You Mean This Is Not The Screen Actor's Guild?

You Mean This Is Not The Screen Actor's Guild?

Ronald Reagan

There is something intrinsically dirty about the Reagan presidency.   The poor man was steadily losing his faculties.   He was not competent to do the job.   He once said on camera that he just read his scripts. That a sick person was so blatantly exploited represents the worst of modern politics.   A cabal that could do that is capable of doing anything.

How We Wish

How We Wish

George W. Bush

If I were George Herbert Walker Bush, I would blame little Georgie W on the milkman.   The abysmal stupidity of the man is makes him the watermark for stupid presidents.   His administration was as religiously warped as John Adams, as corrupt as Grant or Harding’s, and as destructive as Nixon’s.  It was also as disastrous as Coolidge’s.  I think they ran him for President because he would be another Reagan.   They just hoped he would spend his time in the Oval Office farting in front of the interns. Unfortunately for the nation, Dubya let his ego get in the way, and he actually tried to do the job for which he was elected.   There is some amusement in thinking over the consternation he caused amongst his handlers when he refused to sign the Financial Ethics Bill or insisted that infernal and forgettable woman be appointed to the Supreme Court.  Then again, who says that his handlers were any smarter?
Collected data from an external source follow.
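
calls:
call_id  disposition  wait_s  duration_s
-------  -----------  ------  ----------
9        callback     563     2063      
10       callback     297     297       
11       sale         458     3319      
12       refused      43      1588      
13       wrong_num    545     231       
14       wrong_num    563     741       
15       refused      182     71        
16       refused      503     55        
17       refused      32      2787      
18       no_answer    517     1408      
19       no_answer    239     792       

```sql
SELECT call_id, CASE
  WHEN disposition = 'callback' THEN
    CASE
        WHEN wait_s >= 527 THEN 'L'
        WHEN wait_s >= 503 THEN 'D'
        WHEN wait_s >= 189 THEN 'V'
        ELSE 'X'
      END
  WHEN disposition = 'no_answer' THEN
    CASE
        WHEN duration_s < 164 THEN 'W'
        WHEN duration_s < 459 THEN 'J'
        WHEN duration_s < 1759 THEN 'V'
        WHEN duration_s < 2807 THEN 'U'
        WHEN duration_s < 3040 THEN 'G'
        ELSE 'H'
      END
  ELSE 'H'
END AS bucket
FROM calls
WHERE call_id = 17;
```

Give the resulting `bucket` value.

call_id = 17: disposition=refused, wait_s=32, duration_s=2787.
disposition='refused' → outer ELSE → H

H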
Despite my distrust of Barrack Obama and his connection to Chicago machine politics, it will be a distinct pleasure to have a President who speaks English.  The economy may fall deeper into a depression, American jobs may continue to find their way to the Mysterious East, American troops may rock and roll through Iran, but at least our new President can pronounce nuclear.   That in itself is a blessing.  During times when homelessness is a bigger national disgrace than it was during the Depression of 1929, we have to take what blessings we can find.